2026: Jahr der Entscheidungen

Datum des Artikels 05.01.2026

Neujahrsempfang der MIT-Cuxhaven

Eine Herausforderung und ein „Jahr der Entscheidung“: So wurden die bevorstehenden zwölf Monate auf dem traditionellen Neujahrsempfang der Mittelstands- und Wirtschaftsunion der MIT-Cuxhaven beschrieben. Bei der Veranstaltung im Cuxhavener Schloss Ritzebüttel begrüßte der MIT-Kreisvorsitzende Dr. Dirk Timmermann am Sonntag, 4.1.2026 zahlreiche Gäste aus Wirtschaft, Politik, Verwaltung und öffentlichem Leben. Als Hauptredner sprach der Europaabgeordnete David McAllister.
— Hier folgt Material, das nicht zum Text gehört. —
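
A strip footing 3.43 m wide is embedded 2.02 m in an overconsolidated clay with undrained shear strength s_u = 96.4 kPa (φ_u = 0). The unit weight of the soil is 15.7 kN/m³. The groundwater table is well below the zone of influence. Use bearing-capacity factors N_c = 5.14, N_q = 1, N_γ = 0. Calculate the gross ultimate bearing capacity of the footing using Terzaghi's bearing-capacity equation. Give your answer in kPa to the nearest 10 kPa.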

McAllister: „Die Welt wird gefährlicher“, konstatierte der Vorsitzende des Auswärtigen Ausschusses des Europäischen Parlaments. Investitionen in ein europäisches Sicherheitskonzept seien deshalb unerlässlich. Auch innerhalb der NATO müsse Europa mehr Verantwortung tragen: „Im Zweifelsfall müssen wir uns ohne Unterstützung der USA verteidigen können.“ David McAllister möchte die Wettbewerbsfähigkeit der EU-Mitgliedsländer stärken. Es gehe dabei auch um das Regelwerk des gemeinsamen Binnenmarktes. Als erster Kontinent klimaneutral zu sein, sei ein wichtiges Ziel. Der „Green Deal“ müsse jedoch praxistauglicher werden. Beim Thema Migrationspolitik erinnerte McAllister an den Bedarf an ausländischen Fachkräften und sprach sich gleichzeitig für Europas humanitäre Verantwortung aus. „Die ungesteuerte Migration nach Europa muss beendet werden“, betonte der Europaabgeordnete.
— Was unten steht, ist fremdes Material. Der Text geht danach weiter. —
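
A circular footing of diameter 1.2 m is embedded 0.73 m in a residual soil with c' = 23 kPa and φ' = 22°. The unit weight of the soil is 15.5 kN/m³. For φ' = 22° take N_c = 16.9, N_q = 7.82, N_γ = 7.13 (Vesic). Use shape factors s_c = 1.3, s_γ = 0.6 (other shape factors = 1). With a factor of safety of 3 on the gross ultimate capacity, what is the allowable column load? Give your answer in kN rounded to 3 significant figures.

P_all ≈ 239 kN

q = γ·D_f = 15.5 × 0.73 = 11.315 kPa.
c·N_c·s_c = 23 × 16.9 × 1.3 = 505.31 kPa
q·N_q = 11.315 × 7.82 = 88.483 kPa
0.5·γ·B·N_γ·s_γ = 0.5 × 15.5 × 1.2 × 7.13 × 0.6 = 39.785 kPa
q_ult = 505.31 + 88.483 + 39.785 = 633.58 kPa.
Gross allowable pressure q_all = 633.58 / 3 = 211.19 kPa.
Footing area = 1.131 m², so allowable column load = 211.19 × 1.131 = 238.86 kN.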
Was das Jahr 2026 für Cuxhaven bedeutet, legte nachfolgend der CDU-Kreis- und Bezirksvorsitzende Enak Ferlemann dar. Ferlemann sprach von Expansionsbestrebungen der Firma Siemens und von der Notwendigkeit, einen Standortwettbewerb in dieser Frage für Cuxhaven zu entscheiden. Er verwies darüber hinaus auf die wachsende Bedeutung des Marinefliegerkommandos und die Reaktivierung des Bundeswehrstützpunktes Altenwalde. Auch die zivile Hafenanbindung entwickle sich positiv, betonte der Christdemokrat und verwies auf Pläne für ein Industriegebiet ringsum.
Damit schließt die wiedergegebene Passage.